Prime Minister Malcolm Turnbull has ignored warnings from his own party and declared he’ll be heading to Mardi Gras as a spectator.
Mr Turnbull will become the first sitting Prime minister to attend the annual gay and lesbian rights parade. He’s attended the event many times in the past as it is held in his Wentworth electorate.
Earlier this year anonymous MPs in the government has described the idea of the PM attending Mardi Gras as “dangerous”.
Unlike Greens leader Richard di Natalie and Labor’s Bill Shorten who will be marching in the parade, the Prime Minister will be a spectator watching from the sidelines.
What kind of reception the PM will get an the event will be an unknown quantity, given the coalitions dedication to a plebiscite on marriage equality and the attacks by conservative MPs on the Safe Schools Coalition, the PM might get a mixed reaction at Mardi Gras.
Mardi Gras CEO Michele Bauer said Mr Shorten’s participation meant a great deal.

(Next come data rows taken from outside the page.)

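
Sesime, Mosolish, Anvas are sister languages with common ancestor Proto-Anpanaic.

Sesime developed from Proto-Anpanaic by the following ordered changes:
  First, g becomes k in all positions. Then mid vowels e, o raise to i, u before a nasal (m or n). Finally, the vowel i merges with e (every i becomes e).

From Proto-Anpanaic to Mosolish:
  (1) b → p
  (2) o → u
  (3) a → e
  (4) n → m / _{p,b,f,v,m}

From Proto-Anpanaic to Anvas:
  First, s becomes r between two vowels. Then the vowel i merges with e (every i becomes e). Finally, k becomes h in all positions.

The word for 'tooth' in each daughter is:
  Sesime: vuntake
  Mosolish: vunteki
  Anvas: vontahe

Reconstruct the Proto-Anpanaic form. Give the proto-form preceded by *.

Position 2: Sesime has u, Mosolish has u, Anvas has o. Anvas preserves o here (none of its changes turn any other segment into o), so the proto-segment is *o.
Position 7: Sesime has e, Mosolish has i, Anvas has e. Mosolish preserves i here (none of its changes turn any other segment into i), so the proto-segment is *i.
Position 6: Sesime has k, Mosolish has k, Anvas has h. Mosolish preserves k here (none of its changes turn any other segment into k), so the proto-segment is *k.
This points to *vontaki. Verify forward in each daughter:
Sesime: start from *vontaki.
  rule 1: no change — vontaki
  rule 2 (pre-nasal raising): vontaki → vuntaki
  rule 3 (vowel merger): vuntaki → vuntake
  ⇒ Sesime vuntake
Mosolish: *vontaki
  vontaki (rule 1 does not apply)
  vontaki → vuntaki   [vowel merger]
  vuntaki → vunteki   [vowel merger]
  vunteki (rule 4 does not apply)
  giving Mosolish vunteki.
Anvas: *vontaki
  vontaki (rule 1 does not apply)
  vontaki → vontake   [vowel merger]
  vontake → vontahe   [unconditioned shift]
  giving Anvas vontahe.
No other proto-form is consistent with every reflex, so the reconstruction is *vontaki.

*vontaki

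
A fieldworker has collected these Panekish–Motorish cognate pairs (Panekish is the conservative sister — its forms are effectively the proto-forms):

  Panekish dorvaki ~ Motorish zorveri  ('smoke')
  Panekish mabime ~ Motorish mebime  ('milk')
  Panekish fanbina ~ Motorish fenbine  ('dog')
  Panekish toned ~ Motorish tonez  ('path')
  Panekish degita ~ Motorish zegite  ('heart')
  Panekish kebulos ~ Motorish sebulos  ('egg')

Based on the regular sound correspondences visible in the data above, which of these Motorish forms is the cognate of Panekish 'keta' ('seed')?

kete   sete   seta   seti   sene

kebulos ~ sebulos — Panekish k corresponds to Motorish s word-initially before a front vowel.
fanbina ~ fenbine, degita ~ zegite — Panekish a corresponds to Motorish e word-finally.
Applying these to Panekish 'keta':
  keta → seta   (k→s word-initially before a front vowel)
  seta → sete   (a→e word-finally)
So the Motorish cognate is 'sete'.

sete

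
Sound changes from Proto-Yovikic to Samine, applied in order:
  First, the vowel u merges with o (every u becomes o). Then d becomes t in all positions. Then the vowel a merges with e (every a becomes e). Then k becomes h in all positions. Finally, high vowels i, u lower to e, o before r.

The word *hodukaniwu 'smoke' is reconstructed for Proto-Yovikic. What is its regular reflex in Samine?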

“It means a great deal,” Ms Bauer told SKY News on Saturday. “The fact that our issues are being taken seriously, the fact that we are being accepted fully into the community, that our voices are being listed to.”
Mardi Gras is being broadcast live by SBS on their webpage and by Melbourne’s JOYFM. A television broadcast of the highlights will be on SBS on Sunday night.